No todos los escombros se ven. En la tragedia del Jet Set asimismo quedaron sepultadas mochilas, cuentos sin terminar, tareas escolares que ya no tendrán revisión. Doscientas treinta y un personas han muerto producto de aquella sombra. Pero hay otras víctimas que no aparecen en los conteos: las niñas y niños que despertaron en abandono, en medio de un silencio que nadie sabe cómo satisfacer.
No fue un percance ni un castigo divino. Fue el colapso de una sujeción humana de irresponsabilidades. El resultado de primaveras de mirar cerca de otro banda, de encauzar la impunidad como si fuera parte del paisaje. Y ahora, en este país que se desmorona por interiormente, ¿qué hacemos con la infancia que queda sola?
No se negociación solo de la desaparición de un padre o una superiora. La abandono es una fractura múltiple: afectiva, económica, emocional. Pierden estabilidad, cuidados, referentes. Y lo hacen de asalto, sin aviso, como quien es arrojado a la intemperie.

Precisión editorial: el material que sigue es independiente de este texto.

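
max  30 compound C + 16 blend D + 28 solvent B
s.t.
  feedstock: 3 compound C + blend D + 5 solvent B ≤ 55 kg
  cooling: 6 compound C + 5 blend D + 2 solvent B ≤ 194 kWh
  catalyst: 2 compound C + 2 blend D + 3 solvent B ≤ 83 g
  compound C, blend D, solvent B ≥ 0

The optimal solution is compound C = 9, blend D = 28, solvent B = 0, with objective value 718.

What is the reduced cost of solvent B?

-6

Check each constraint at x*: feedstock 55/55 (tight); cooling 194/194 (tight); catalyst 74/83 (slack 9).
Slack constraints have shadow price 0 (complementary slackness).
The binding rows give the dual system: 3·y_feedstock + 6·y_cooling = 30 and 1·y_feedstock + 5·y_cooling = 16.
→ y_feedstock = 6 and y_cooling = 2.
Reduced cost of solvent B: c₃ − yᵀa₃ = 28 − (6·5 + 2·2) = 28 − 34 = -6.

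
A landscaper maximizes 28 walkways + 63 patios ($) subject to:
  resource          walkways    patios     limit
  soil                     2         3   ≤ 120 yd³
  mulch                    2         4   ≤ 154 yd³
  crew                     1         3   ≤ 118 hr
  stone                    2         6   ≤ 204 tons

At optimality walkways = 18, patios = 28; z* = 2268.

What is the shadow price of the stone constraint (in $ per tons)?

7

At the optimum: soil uses 120 of 120 (binding); mulch uses 148 of 154 (slack = 6); crew uses 102 of 118 (slack = 16); stone uses 204 of 204 (binding).
By complementary slackness, y = 0 for the non-binding constraints.
Dual feasibility on the basic columns requires 2·y_soil + 2·y_stone = 28, 3·y_soil + 6·y_stone = 63.
Solving: y_soil = 7, y_stone = 7.
Shadow price of stone = 7.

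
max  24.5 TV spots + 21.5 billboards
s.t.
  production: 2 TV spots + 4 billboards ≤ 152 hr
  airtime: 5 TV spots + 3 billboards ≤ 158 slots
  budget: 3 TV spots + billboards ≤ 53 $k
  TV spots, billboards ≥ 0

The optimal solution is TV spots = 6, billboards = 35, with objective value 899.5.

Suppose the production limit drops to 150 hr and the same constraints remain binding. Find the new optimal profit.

891.5

Binding: production and budget. Non-binding: airtime (23 unused).
Slack constraints have shadow price 0 (complementary slackness).
Dual feasibility on the basic columns requires 2·y_production + 3·y_budget = 24.5, 4·y_production + 1·y_budget = 21.5.
This yields shadow prices y_production = 4, y_budget = 5.5.
Δz = y_production·Δb = 4 × (-2) = -8, so new z* = 899.5 − 8 = 891.5.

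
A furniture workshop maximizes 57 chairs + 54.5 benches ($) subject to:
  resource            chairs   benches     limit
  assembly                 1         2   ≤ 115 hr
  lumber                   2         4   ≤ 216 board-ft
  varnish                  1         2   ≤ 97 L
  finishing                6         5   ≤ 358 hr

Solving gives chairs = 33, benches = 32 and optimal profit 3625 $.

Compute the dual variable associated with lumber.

0

At the optimum: assembly uses 97 of 115 (slack = 18); lumber uses 194 of 216 (slack = 22); varnish uses 97 of 97 (binding); finishing uses 358 of 358 (binding).
By complementary slackness, y = 0 for the non-binding constraints.
The binding rows give the dual system: 1·y_varnish + 6·y_finishing = 57 and 2·y_varnish + 5·y_finishing = 54.5.
→ y_varnish = 6 and y_finishing = 8.5.
Shadow price of lumber = 0.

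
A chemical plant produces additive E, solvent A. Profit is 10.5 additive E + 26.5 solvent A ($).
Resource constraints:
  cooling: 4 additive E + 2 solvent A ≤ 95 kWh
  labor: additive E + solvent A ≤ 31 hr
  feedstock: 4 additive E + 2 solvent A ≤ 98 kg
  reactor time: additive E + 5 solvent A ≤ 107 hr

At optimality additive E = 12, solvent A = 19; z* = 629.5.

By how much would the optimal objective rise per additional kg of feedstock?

At the optimum: cooling uses 86 of 95 (slack = 9); labor uses 31 of 31 (binding); feedstock uses 86 of 98 (slack = 12); reactor time uses 107 of 107 (binding).
Since cooling, feedstock are not tight, their duals are 0.
The binding rows give the dual system: 1·y_labor + 1·y_reactor time = 10.5 and 1·y_labor + 5·y_reactor time = 26.5.
Solving: y_labor = 6.5, y_reactor time = 4.
Shadow price of feedstock = 0.

0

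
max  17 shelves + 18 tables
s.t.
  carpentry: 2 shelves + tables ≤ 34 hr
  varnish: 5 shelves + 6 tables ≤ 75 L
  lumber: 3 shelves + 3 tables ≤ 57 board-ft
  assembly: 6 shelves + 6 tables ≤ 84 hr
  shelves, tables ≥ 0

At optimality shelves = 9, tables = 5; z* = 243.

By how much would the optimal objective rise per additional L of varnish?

Check each constraint at x*: carpentry 23/34 (slack 11); varnish 75/75 (tight); lumber 42/57 (slack 15); assembly 84/84 (tight).
By complementary slackness, y = 0 for the non-binding constraints.
Dual feasibility on the basic columns requires 5·y_varnish + 6·y_assembly = 17, 6·y_varnish + 6·y_assembly = 18.
→ y_varnish = 1 and y_assembly = 2.
Shadow price of varnish = 1.

1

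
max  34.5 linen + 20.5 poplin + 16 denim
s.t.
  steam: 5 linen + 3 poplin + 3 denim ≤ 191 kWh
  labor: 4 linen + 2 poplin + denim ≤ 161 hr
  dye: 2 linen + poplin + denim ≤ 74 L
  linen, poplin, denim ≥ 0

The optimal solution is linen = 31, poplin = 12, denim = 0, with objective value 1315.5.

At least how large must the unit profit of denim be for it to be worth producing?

20.5

Binding: steam and dye. Non-binding: labor (13 unused).
By complementary slackness, y = 0 for the non-binding constraint.
Dual feasibility on the basic columns requires 5·y_steam + 2·y_dye = 34.5, 3·y_steam + 1·y_dye = 20.5.
This yields shadow prices y_steam = 6.5, y_dye = 1.
denim enters the basis when its profit ≥ yᵀa₃ = 6.5·3 + 1·1 = 20.5.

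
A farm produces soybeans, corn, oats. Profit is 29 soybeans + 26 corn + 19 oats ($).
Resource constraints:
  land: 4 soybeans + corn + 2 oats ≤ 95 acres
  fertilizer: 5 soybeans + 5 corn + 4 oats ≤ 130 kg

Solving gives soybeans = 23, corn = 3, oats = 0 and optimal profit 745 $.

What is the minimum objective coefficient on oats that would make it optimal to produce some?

Check each constraint at x*: land 95/95 (tight); fertilizer 130/130 (tight).
From A_Bᵀ y = c: 4·y_land + 5·y_fertilizer = 29; 1·y_land + 5·y_fertilizer = 26.
Solving: y_land = 1, y_fertilizer = 5.
oats enters the basis when its profit ≥ yᵀa₃ = 1·2 + 5·4 = 22.

22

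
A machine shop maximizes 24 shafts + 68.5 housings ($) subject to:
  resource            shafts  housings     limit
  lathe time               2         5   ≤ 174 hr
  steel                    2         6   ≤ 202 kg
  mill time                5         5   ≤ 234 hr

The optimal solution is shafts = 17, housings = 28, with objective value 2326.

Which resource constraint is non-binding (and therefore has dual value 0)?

mill time

lathe time: 174/174 (binding)
steel: 202/202 (binding)
mill time: 225/234 (slack 9)
By complementary slackness, a constraint with positive slack has shadow price 0 → mill time.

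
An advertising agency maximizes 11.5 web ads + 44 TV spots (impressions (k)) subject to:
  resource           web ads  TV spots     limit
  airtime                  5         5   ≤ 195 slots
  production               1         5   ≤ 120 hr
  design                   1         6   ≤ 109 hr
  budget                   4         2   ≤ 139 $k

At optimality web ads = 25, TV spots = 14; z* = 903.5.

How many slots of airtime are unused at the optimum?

0

airtime used = 5·25 + 5·14 = 195; slack = 195 − 195 = 0.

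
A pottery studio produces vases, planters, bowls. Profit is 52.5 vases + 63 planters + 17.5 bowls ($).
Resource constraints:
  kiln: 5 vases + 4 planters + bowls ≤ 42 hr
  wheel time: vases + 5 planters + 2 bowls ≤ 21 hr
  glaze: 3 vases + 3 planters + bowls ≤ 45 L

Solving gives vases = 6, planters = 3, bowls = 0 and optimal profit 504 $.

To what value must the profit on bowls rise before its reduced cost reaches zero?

19.5

At the optimum: kiln uses 42 of 42 (binding); wheel time uses 21 of 21 (binding); glaze uses 27 of 45 (slack = 18).
Since glaze is not tight, its dual is 0.
The binding rows give the dual system: 5·y_kiln + 1·y_wheel time = 52.5 and 4·y_kiln + 5·y_wheel time = 63.
→ y_kiln = 9.5 and y_wheel time = 5.
bowls enters the basis when its profit ≥ yᵀa₃ = 9.5·1 + 5·2 = 19.5.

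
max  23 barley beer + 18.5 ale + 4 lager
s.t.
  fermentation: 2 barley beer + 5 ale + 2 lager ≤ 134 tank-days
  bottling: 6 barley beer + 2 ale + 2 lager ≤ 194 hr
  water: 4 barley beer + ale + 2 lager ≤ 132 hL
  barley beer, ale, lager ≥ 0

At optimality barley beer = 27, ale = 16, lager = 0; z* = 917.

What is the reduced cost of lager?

-7

Binding: fermentation and bottling. Non-binding: water (8 unused).
By complementary slackness, y = 0 for the non-binding constraint.
The binding rows give the dual system: 2·y_fermentation + 6·y_bottling = 23 and 5·y_fermentation + 2·y_bottling = 18.5.
Solving: y_fermentation = 2.5, y_bottling = 3.
Reduced cost of lager: c₃ − yᵀa₃ = 4 − (2.5·2 + 3·2) = 4 − 11 = -7.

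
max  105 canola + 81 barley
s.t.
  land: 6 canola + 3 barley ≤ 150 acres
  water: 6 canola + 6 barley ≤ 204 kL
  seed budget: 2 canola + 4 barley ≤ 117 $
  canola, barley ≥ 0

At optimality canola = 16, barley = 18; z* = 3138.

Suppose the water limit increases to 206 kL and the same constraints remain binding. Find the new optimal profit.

Check each constraint at x*: land 150/150 (tight); water 204/204 (tight); seed budget 104/117 (slack 13).
Since seed budget is not tight, its dual is 0.
Dual feasibility on the basic columns requires 6·y_land + 6·y_water = 105, 3·y_land + 6·y_water = 81.
Solving: y_land = 8, y_water = 9.5.
Δz = y_water·Δb = 9.5 × (2) = 19, so new z* = 3138 + 19 = 3157.

3157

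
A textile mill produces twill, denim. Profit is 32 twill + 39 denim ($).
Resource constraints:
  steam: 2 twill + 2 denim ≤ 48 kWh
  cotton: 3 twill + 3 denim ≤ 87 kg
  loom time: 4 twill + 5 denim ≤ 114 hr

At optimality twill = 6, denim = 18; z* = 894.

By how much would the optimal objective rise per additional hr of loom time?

Binding: steam and loom time. Non-binding: cotton (15 unused).
Slack constraints have shadow price 0 (complementary slackness).
Dual feasibility on the basic columns requires 2·y_steam + 4·y_loom time = 32, 2·y_steam + 5·y_loom time = 39.
Solving: y_steam = 2, y_loom time = 7.
Shadow price of loom time = 7.

7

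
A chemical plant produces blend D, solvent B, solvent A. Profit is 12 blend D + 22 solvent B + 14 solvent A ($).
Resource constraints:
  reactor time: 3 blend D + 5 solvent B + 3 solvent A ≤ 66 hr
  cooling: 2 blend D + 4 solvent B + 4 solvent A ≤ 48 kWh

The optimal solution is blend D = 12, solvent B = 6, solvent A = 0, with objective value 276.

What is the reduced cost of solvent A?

-4

Check each constraint at x*: reactor time 66/66 (tight); cooling 48/48 (tight).
From A_Bᵀ y = c: 3·y_reactor time + 2·y_cooling = 12; 5·y_reactor time + 4·y_cooling = 22.
→ y_reactor time = 2 and y_cooling = 3.
Reduced cost of solvent A: c₃ − yᵀa₃ = 14 − (2·3 + 3·4) = 14 − 18 = -4.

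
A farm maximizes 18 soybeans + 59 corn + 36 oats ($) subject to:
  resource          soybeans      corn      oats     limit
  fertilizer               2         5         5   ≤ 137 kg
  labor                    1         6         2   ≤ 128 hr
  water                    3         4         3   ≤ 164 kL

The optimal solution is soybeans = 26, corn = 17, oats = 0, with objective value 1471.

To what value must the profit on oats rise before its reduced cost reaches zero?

43

Binding: fertilizer and labor. Non-binding: water (18 unused).
Slack constraints have shadow price 0 (complementary slackness).
Dual feasibility on the basic columns requires 2·y_fertilizer + 1·y_labor = 18, 5·y_fertilizer + 6·y_labor = 59.
This yields shadow prices y_fertilizer = 7, y_labor = 4.
oats enters the basis when its profit ≥ yᵀa₃ = 7·5 + 4·2 = 43.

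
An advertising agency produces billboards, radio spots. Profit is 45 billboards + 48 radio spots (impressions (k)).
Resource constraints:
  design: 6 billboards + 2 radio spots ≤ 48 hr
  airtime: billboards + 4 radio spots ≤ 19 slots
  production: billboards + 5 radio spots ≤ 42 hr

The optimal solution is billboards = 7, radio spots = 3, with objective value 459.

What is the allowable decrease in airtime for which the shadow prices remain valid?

11

Binding constraints: design, airtime. The basis is B = [[6,2],[1,4]] with det 22.
Per unit decrease in airtime, x* moves by d = (0.0909, -0.2727).
The basis stays optimal until radio spots reaches 0; allowable decrease = 11 slots.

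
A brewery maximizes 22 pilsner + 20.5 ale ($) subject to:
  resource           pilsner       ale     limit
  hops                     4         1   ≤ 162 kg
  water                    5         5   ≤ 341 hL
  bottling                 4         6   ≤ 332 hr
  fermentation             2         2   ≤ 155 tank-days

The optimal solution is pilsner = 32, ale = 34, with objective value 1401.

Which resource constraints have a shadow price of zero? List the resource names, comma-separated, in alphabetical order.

hops: 162/162 (binding)
water: 330/341 (slack 11)
bottling: 332/332 (binding)
fermentation: 132/155 (slack 23)
By complementary slackness, a constraint with positive slack has shadow price 0 → fermentation, water.

fermentation, water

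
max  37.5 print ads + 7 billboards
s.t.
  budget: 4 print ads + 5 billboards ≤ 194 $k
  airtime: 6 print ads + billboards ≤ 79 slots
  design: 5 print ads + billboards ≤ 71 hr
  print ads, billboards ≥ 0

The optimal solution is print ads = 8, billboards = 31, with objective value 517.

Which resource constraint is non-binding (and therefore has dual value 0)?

budget: 187/194 (slack 7)
airtime: 79/79 (binding)
design: 71/71 (binding)
By complementary slackness, a constraint with positive slack has shadow price 0 → budget.

budget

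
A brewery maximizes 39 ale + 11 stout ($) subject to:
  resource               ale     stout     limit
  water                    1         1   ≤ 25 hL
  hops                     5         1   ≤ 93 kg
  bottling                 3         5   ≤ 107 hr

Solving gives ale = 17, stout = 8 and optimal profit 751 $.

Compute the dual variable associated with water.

4

Binding: water and hops. Non-binding: bottling (16 unused).
Slack constraints have shadow price 0 (complementary slackness).
From A_Bᵀ y = c: 1·y_water + 5·y_hops = 39; 1·y_water + 1·y_hops = 11.
→ y_water = 4 and y_hops = 7.
Shadow price of water = 4.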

Lo más cruel es que el dolor no termina en la pérdida. Ese es solo el inicio, y se prolonga en la desliz de atención psicológica, en la pobreza que amenaza, en el dejadez escolar, en el aventura de explotación. La abandono abre una puerta al malogrado. Y en un país sin redes de protección de niño, ese malogrado se vuelve barranco.
Decimos que nos duele la tragedia, pero ¿quién acompaña a esa infancia posteriormente de los entierros? ¿Quién garantiza su futuro?
El Estado tiene una deuda con los niños y niñas. No baste con discursos ni minutos de silencio. Hace desliz acto sostenida: apoyo crematístico, lozanía mental garantizada, comparsa educativo, seguimiento institucional. Hace desliz dignidad. Porque lo que no se les puede devolver en abrazos, al menos debe compensarse con imparcialidad.
Y asimismo necesitamos memoria. Que no se diluya el dolor en la costumbre. Que estas infancias no se vuelvan una nota al pie. Deben estar en el centro del debate como el espejo más descarnado de lo que no funciona. Y porque nos recuerdan que no hay futuro posible si crecen aprendiendo que la vida vale poco y que nadie alega por el daño.
Por eso, más allá del aflicción, esta tragedia nos convoca a representar. A diseñar mecanismos de prevención, a exigir auditorías serias, a blindar las instituciones que deben avalar la seguridad ciudadana. Y sobre todo a proteger con aprieto a quienes han quedado sin resguardo.
A esas niñas y niños les debemos poco más que condolencias. Les debemos un país que no vuelva a sentenciar así. Les debemos memoria, comparsa, políticas públicas que no solo remedien, sino que eviten. Les debemos un nuevo pacto con la vida.
Porque un país que deja huérfana a su infancia es, en el fondo, un país huérfano de imparcialidad.